BY NOAM N. LEVEY
TRIBUNE NEWS SERVICE
WASHINGTON – Three years after the Supreme Court deemed a key anti-discrimination provision of the Voting Rights Act unnecessary, a federal court on July 29 ruled that a subsequently imposed North Carolina law requiring photo IDs at polling places was aimed at discouraging minority turnout.
The decision, just three months before election day, likely gives Democrat Hillary Clinton’s presidential campaign a boost by removing potential voting barriers that would have fallen hardest on Blacks and other Democratic-leaning voters.
The strongly worded decision by a three-judge panel of the 4th Circuit U.S. Court of Appeals in Richmond, Va., blasted the Republican-led state Legislature, all but charging lawmakers with racism in passing a law that also curtailed voting times.
“Because of race, the legislature enacted one of the largest restrictions of the franchise in modern North Carolina history,” Judge Diana Gribbon Motz wrote for the panel, all Democratic appointees.
“We can only conclude that the North Carolina General Assembly enacted the challenged provisions of the law with discriminatory intent.”
The decision, which reverses a lower court ruling, is a major victory for the state’s NAACP chapter, the Obama administration and others who sued to overturn the law.
And it marked the third time in 10 days that a federal court had concluded a voter identification law enacted by a Republican-led state government threatened voting rights.
Also last month, the 5th Circuit U.S. Court of Appeals in New Orleans had ordered Texas state officials to take steps to help minority voters disproportionately affected by that state’s voter identification requirement.
And in Wisconsin, a federal judge effectively prohibited that state from requiring voters to have photo identification when they vote.
Civil rights groups say such laws put an undue burden on poor and minority voters, who may not have valid photo IDs or would encounter difficulties obtaining one. Such voters also tend to vote for Democrats, leading critics to allege the laws are intended to help Republican candidates.
“The timing of these decisions really speaks to the way in which courts are awakening to the fact that race is unfortunately influencing many legislatures that are crafting impediments to voting,” said Ryan Haygood, a former voting rights lawyer for the Legal Defense Fund of the NAACP. “Now that the burden has been lifted, I think we can expect more turnout.”
Key voting state
That may prove particularly critical in North Carolina, which emerged as a swing state after record numbers of Black voters helped Barack Obama carry it in 2008. North Carolina had not backed a Democratic presidential candidate since 1976.
The Clinton campaign has been targeting North Carolina, and Obama campaigned there alongside Clinton last month, the first time the two had appeared together on the stump.
North Carolina also may play a key role this year in the battle for control of the U.S. Senate.
Democrats, hoping to regain a majority, are eyeing Republican Sen. Richard Burr’s seat.
Vow to appeal
North Carolina Republican leaders blasted the court’s decision. “Three Democratic judges are undermining the integrity of our elections while also maligning our state,” Gov. Pat McCrory said in a statement. He pledged to appeal the decision, though it is unclear whether the Supreme Court would act before the Nov. 8 election.

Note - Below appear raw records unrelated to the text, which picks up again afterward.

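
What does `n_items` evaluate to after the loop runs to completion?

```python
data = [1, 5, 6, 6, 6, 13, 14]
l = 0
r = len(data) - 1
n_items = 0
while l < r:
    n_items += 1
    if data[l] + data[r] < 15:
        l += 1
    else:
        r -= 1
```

Let's trace through this code step by step.

Initialize: data = [1, 5, 6, 6, 6, 13, 14]
Initialize: l = 0
Initialize: r = 6
Initialize: n_items = 0
Entering loop: while l < r:
After iteration 1: l = 0, r = 5, n_items = 1
After iteration 2: l = 1, r = 5, n_items = 2
After iteration 3: l = 1, r = 4, n_items = 3
After iteration 4: l = 2, r = 4, n_items = 4
After iteration 5: l = 3, r = 4, n_items = 5
After iteration 6: l = 4, r = 4, n_items = 6
Loop ends.

Final answer: 6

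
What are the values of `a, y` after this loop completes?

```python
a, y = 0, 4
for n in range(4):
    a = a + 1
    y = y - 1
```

Let's trace through this code step by step.

Initialize: a = 0
Initialize: y = 4
Entering loop: for n in range(4):
After iteration 1: n = 0, a = 1, y = 3
After iteration 2: n = 1, a = 2, y = 2
After iteration 3: n = 2, a = 3, y = 1
After iteration 4: n = 3, a = 4, y = 0
Loop ends.

Final answer: 4, 0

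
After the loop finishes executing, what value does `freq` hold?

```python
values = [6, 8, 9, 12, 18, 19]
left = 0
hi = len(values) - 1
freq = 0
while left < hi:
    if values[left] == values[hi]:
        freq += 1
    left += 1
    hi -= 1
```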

North Carolina and other Republican-led states, including many in the South, enacted new voter identification laws almost immediately after the Supreme Court in 2013 struck down Section 5 of the Voting Rights Act, which had required states and municipalities with a history of discrimination to seek clearance from the federal government before changing voting rules.

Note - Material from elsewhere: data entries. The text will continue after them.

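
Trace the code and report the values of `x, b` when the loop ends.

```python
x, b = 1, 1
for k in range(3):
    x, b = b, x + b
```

Let's trace through this code step by step.

Initialize: x = 1
Initialize: b = 1
Entering loop: for k in range(3):
After iteration 1: k = 0, x = 1, b = 2
After iteration 2: k = 1, x = 2, b = 3
After iteration 3: k = 2, x = 3, b = 5
Loop ends.

Final answer: 3, 5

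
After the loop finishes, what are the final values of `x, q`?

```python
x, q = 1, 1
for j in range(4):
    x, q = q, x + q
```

Let's trace through this code step by step.

Initialize: x = 1
Initialize: q = 1
Entering loop: for j in range(4):
After iteration 1: j = 0, x = 1, q = 2
After iteration 2: j = 1, x = 2, q = 3
After iteration 3: j = 2, x = 3, q = 5
After iteration 4: j = 3, x = 5, q = 8
Loop ends.

Final answer: 5, 8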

Although the Constitution was amended after the Civil War to forbid racial discrimination in voting, that protection had proved ineffective in the face of Southern lawmakers determined to enact rules to limit voting access.
But Chief Justice John G. Roberts Jr., a longtime critic of the preclearance requirement, wrote in the court’s 5-4 decision that the special scrutiny for the South was outdated, brushing aside pleas from civil rights advocates who warned that the protections were still necessary.

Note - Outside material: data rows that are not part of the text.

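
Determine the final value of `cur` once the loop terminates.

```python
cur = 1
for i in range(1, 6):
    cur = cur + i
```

Let's trace through this code step by step.

Initialize: cur = 1
Entering loop: for i in range(1, 6):
After iteration 1: i = 1, cur = 2
After iteration 2: i = 2, cur = 4
After iteration 3: i = 3, cur = 7
After iteration 4: i = 4, cur = 11
After iteration 5: i = 5, cur = 16
Loop ends.

Final answer: 16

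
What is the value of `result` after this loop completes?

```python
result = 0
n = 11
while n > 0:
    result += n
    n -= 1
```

Let's trace through this code step by step.

Initialize: result = 0
Initialize: n = 11
Entering loop: while n > 0:
After iteration 1: result = 11, n = 10
After iteration 2: result = 21, n = 9
After iteration 3: result = 30, n = 8
After iteration 4: result = 38, n = 7
After iteration 5: result = 45, n = 6
After iteration 6: result = 51, n = 5
After iteration 7: result = 56, n = 4
After iteration 8: result = 60, n = 3
After iteration 9: result = 63, n = 2
After iteration 10: result = 65, n = 1
After iteration 11: result = 66, n = 0
Loop ends.

Final answer: 66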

‘Almost surgical precision’
North Carolina responded by cutting back early voting, ending same-day registration and requiring voters to present photo identification before casting a ballot.
Like the architects of similar laws around the country, North Carolina lawmakers argued the steps were necessary to prevent voter fraud.
In its blistering decision on July 29, the appellate court firmly rejected that reasoning, charging that the state had devised “cures for problems that did not exist.”
Instead, the judges concluded, the legislature embarked on an obviously partisan effort to solidify Republican control of state government by targeting Black voters “with almost surgical precision” and undermining a key Democratic voting bloc.
“We recognize that elections have consequences, but winning an election does not empower anyone in any party to engage in purposeful racial discrimination,” Motz wrote.
“When a legislature dominated by one party has dismantled barriers to Black access to the franchise, even if done to gain votes, ‘politics as usual’ does not allow a legislature dominated by the other party to re-erect those barriers. The record evidence is clear that this is exactly what was done here.”